There is also something in the phrase which underlines the awkwardness of trying to hold opposite views within a single frame. By referring to the lion and the lamb, the saying invites us to consider the brutality of a sharp cold winter at the beginning of March and the softness of spring sunshine at the end of the month with both feelings set inside a single calendar border.

This occasional need to grasp contradictory ways of feeling, thinking and being at the same time can be really challenging and even more so if we think of feelings as opposed to temperatures!  It is difficult enough for the toddler screaming with rage directed at the protective parent who just happens to be also his or her entire world but perhaps even more so when we fast forward thirty years or so to find ourselves wrestling with that real irritation when the person with the annoying habits just happens to also be the partner for whom we hold great affection.

It is rather tricky stuff!

Love and hate, desire and rejection, compassion and irritation are all examples of conflicting emotions that can be difficult to reconcile, particularly when these very different feelings are so strong but occur simultaneously. Usually in relationship terms there is one feeling which predominates over time. That can be sufficient to eventually prompt action whether to embrace and accept the other or to push away and reject.
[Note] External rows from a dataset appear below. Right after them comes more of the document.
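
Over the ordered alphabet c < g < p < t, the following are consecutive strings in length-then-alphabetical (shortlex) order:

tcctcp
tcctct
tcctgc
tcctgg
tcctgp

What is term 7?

Stepping forward 2 times from tcctgp: tcctgp → tcctgt, then the target.

tcctpc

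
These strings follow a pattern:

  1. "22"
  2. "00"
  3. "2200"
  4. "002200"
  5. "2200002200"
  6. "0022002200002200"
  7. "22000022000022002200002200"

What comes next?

This is a Fibonacci-style word recurrence s(k) = s(k−2)·s(k−1): e.g. 22·00 = 2200.
Continuing: 0022002200002200 · 22000022000022002200002200 gives term 8.

002200220000220022000022000022002200002200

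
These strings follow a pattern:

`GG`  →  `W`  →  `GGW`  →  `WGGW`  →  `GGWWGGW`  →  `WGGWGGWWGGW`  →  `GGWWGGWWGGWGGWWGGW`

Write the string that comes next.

This is a Fibonacci-style word recurrence s(k) = s(k−2)·s(k−1): e.g. GG·W = GGW.
Continuing: WGGWGGWWGGW · GGWWGGWWGGWGGWWGGW gives term 8.

WGGWGGWWGGWGGWWGGWWGGWGGWWGGW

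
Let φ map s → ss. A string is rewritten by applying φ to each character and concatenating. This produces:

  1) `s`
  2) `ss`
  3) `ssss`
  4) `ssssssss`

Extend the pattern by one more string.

ssssssssssssssss

Rewriting each symbol of ssssssss: s→ss, s→ss, s→ss, s→ss, s→ss, s→ss, s→ss, s→ss, which concatenates to ss ss ss ss ss ss ss ss.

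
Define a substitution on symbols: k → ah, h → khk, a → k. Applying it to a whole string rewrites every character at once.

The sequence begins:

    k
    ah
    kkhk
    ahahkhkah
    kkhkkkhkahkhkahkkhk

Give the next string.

φ(kkhkkkhkahkhkahkkhk) expands symbol-by-symbol to ah ah khk ah ah ah khk ah k khk ah khk ah k khk ah ah khk ah; joining the 19 pieces gives the next term.

ahahkhkahahahkhkahkkhkahkhkahkkhkahahkhkah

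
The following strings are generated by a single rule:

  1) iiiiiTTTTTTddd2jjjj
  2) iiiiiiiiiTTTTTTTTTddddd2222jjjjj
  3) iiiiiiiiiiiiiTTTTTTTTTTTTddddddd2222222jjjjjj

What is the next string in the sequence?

iiiiiiiiiiiiiiiiiTTTTTTTTTTTTTTTddddddddd2222222222jjjjjjj

Term n consists of 4n+1 i's, followed by 3n+3 T's, followed by 2n+1 d's, followed by 3n-2 2's, followed by n+3 j's (n = 1, 2, …).
Setting n = 4 gives 17, 15, 9, 10, 7 characters in each block.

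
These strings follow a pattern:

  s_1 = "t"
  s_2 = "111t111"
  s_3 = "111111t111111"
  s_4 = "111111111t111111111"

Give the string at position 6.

111111111111111t111111111111111

Each term wraps the previous one in 111 on the left and 111 on the right.
From 111111111t111111111, 2 further steps: 111111111t111111111 → 111111111111t111111111111 → (answer).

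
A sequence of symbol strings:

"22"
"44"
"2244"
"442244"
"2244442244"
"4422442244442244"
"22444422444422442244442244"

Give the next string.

Each term (from the third on) is the two preceding terms concatenated in order: term 3 = 22·44 = 2244.
So term 8 is 4422442244442244·22444422444422442244442244.

442244224444224422444422444422442244442244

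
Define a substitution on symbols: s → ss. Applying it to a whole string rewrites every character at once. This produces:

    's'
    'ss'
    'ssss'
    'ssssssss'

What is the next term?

ssssssssssssssss

Expanding ssssssss: s→ss, s→ss, s→ss, s→ss, s→ss, s→ss, s→ss, s→ss. Concatenated: ss ss ss ss ss ss ss ss.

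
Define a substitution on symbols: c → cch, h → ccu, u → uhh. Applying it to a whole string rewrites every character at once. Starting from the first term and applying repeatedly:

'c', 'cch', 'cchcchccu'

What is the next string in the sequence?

Expanding cchcchccu: c→cch, c→cch, h→ccu, c→cch, c→cch, h→ccu, c→cch, c→cch, u→uhh. Concatenated: cch cch ccu cch cch ccu cch cch uhh.

cchcchccucchcchccucchcchuhh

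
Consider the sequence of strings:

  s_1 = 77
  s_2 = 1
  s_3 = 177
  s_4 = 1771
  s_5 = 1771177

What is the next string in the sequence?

17711771771

This is a Fibonacci-style word recurrence s(k) = s(k−1)·s(k−2): e.g. 1·77 = 177.
The next term joins 1771177 and 1771.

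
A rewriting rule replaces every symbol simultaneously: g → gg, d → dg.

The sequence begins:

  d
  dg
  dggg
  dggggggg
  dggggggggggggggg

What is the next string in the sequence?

φ(dggggggggggggggg) expands symbol-by-symbol to dg gg gg gg gg gg gg gg gg gg gg gg gg gg gg gg; joining the 16 pieces gives the next term.

dggggggggggggggggggggggggggggggg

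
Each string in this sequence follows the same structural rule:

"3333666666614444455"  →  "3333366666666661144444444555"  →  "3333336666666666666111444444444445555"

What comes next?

3333333666666666666666611114444444444444455555

Term n consists of n+2 3's, followed by 3n+1 6's, followed by n-1 1's, followed by 3n-1 4's, followed by n 5's, where the shown terms are n = 2, 3, 4.
Setting n = 5 gives 7, 16, 4, 14, 5 characters in each block.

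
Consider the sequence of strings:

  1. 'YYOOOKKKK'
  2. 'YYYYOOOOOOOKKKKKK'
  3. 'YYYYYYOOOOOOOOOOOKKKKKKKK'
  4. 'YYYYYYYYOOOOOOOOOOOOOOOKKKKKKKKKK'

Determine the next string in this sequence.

YYYYYYYYYYOOOOOOOOOOOOOOOOOOOKKKKKKKKKKKK

Reading off run lengths: Y runs 2, 4, 6, 8; O runs 3, 7, 11, 15; K runs 4, 6, 8, 10 — each is linear in n (n = 1, 2, …).
At n = 5 the blocks have lengths 10, 19, 12.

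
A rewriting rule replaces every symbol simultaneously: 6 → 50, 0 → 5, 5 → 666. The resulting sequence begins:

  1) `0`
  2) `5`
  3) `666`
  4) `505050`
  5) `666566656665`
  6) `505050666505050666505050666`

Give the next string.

Rewriting the 27 symbols of 505050666505050666505050666 one by one yields 666 5 666 5 666 5 50 50 50 666 5 666 5 666 5 50 50 50 666 5 666 5 666 5 50 50 50; concatenated:

666566656665505050666566656665505050666566656665505050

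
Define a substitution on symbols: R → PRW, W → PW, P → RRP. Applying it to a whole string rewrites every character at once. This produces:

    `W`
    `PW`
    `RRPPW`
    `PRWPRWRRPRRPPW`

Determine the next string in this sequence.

Rewriting the 14 symbols of PRWPRWRRPRRPPW one by one yields RRP PRW PW RRP PRW PW PRW PRW RRP PRW PRW RRP RRP PW; concatenated:

RRPPRWPWRRPPRWPWPRWPRWRRPPRWPRWRRPRRPPW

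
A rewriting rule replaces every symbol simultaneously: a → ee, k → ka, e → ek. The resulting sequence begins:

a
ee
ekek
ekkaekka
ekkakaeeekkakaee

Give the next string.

Applying the rule to each of the 16 symbols of ekkakaeeekkakaee gives the pieces ek ka ka ee ka ee ek ek ek ka ka ee ka ee ek ek, which concatenate to the answer.

ekkakaeekaeeekekekkakaeekaeeekek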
Sometimes however we can become stuck within this dualism. That may be in a particularly ambivalent relationship or perhaps when we are wrestling with a challenging complex personal issue, where options or outcomes seem to be equally balanced. 

In these situations it can be helpful to explore issues with others be that a friend, relative or a therapist. A professional counsellor can sometimes encourage a measure of objectivity which may be more difficult to attain when talking with those who are close to us.

Different approaches within the therapy room can also be helpful. Is this a case for the type of objective dispassionate analysis which may come from a more directive and structured approach such as Cognitive Behaviour Therapy (CBT); or is it more important to look down into the web of human experiences to try to understand what is happening and where this could lead? That may move into the realms of psychodynamic therapy or existential work.

Whichever approach is adopted, work in the counselling room with the right therapist may just be sufficient to help the lion to both appreciate and coexist with the lamb – so long as the intervention occurs before the lion gets too hungry!